The supermarket caters to the Asian American community giving a sense of home away from home. Kim Chau escaped with her parents and siblings after the fall of Saigon in 1975.

“(When) we left Vietnam, we have nothing left,” she said.

After the Vietnam war ended, the family resettled in Orlando.

“With six brother(s) and sister(s) is hard to raise. So my father work(ed) two job(s),” Kim Chau said.

Her father worked two jobs, but she said he was laid off, and in 1982 he opened Dong A Oriental supermarket.

“Every day open, 40 years. We just keep working — year by year it just goes very fast,” she said.

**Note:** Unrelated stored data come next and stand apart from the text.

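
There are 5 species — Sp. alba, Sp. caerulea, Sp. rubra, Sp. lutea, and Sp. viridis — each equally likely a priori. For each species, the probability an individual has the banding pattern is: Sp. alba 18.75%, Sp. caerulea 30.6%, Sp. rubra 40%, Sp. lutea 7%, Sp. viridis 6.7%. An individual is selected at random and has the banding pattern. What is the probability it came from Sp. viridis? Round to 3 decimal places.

0.065

With a uniform prior (1/5 each), posterior ∝ likelihood:
  Sp. alba: 0.1875
  Sp. caerulea: 0.306
  Sp. rubra: 0.4
  Sp. lutea: 0.07
  Sp. viridis: 0.067
Normalizing constant = 1.0305.
P(Sp. viridis | evidence) = 0.067 / 1.0305 ≈ 0.065.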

Kim Chau and her siblings continue their father’s legacy by running his supermarket where customers like Jeff Tony, who drives an hour from Cocoa, go in search of Asian products and produce.

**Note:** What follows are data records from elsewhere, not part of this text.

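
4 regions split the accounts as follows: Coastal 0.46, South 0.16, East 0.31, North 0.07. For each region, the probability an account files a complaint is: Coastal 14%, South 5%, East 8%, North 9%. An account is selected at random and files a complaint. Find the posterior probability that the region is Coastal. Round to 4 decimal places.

Unnormalized posteriors (prior × likelihood):
  Coastal: 0.46 × 0.14 = 0.0644
  South: 0.16 × 0.05 = 0.008
  East: 0.31 × 0.08 = 0.0248
  North: 0.07 × 0.09 = 0.0063
Total = 0.1035.
P(Coastal | evidence) = 0.0644 / 0.1035 ≈ 0.6222.

0.6222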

“I love it because I love to cook,” Tony, who used to live in Orlando, said.

He told News 6 that he makes the trip once a month.


“When I come over to Orlando, I always make it a trip, a side trip absolutely; get my dumplings, get my spring rolls, my rice crackers,” Tony said.

Taking a drive down East Colonial Drive is like going into a world of Asian American cultures, a place where Asian Americans began to thrive in the 1980s and 90s.

“It was a good starting place, and it just really started to create momentum,” Pam Schwartz, executive director of the Orlando Regional History Center said. “It’s a really busy intersection and the rent, at the time, was really affordable, and so one business sort of working brought another business, brought another business.”


From Chinese and Thai cuisine to Japanese, Korean and Vietnamese storefronts, the Mills 50 District turned into a bustling hot spot for Asian Americans in search of the American dream. According to the Asian American Chamber of Commerce, the top Asian American populations are Indian, Chinese, Vietnamese and Filipino.

Orange County has Central Florida’s largest concentration of Asian Americans with more than 78,300 people, according to the 2020 Census.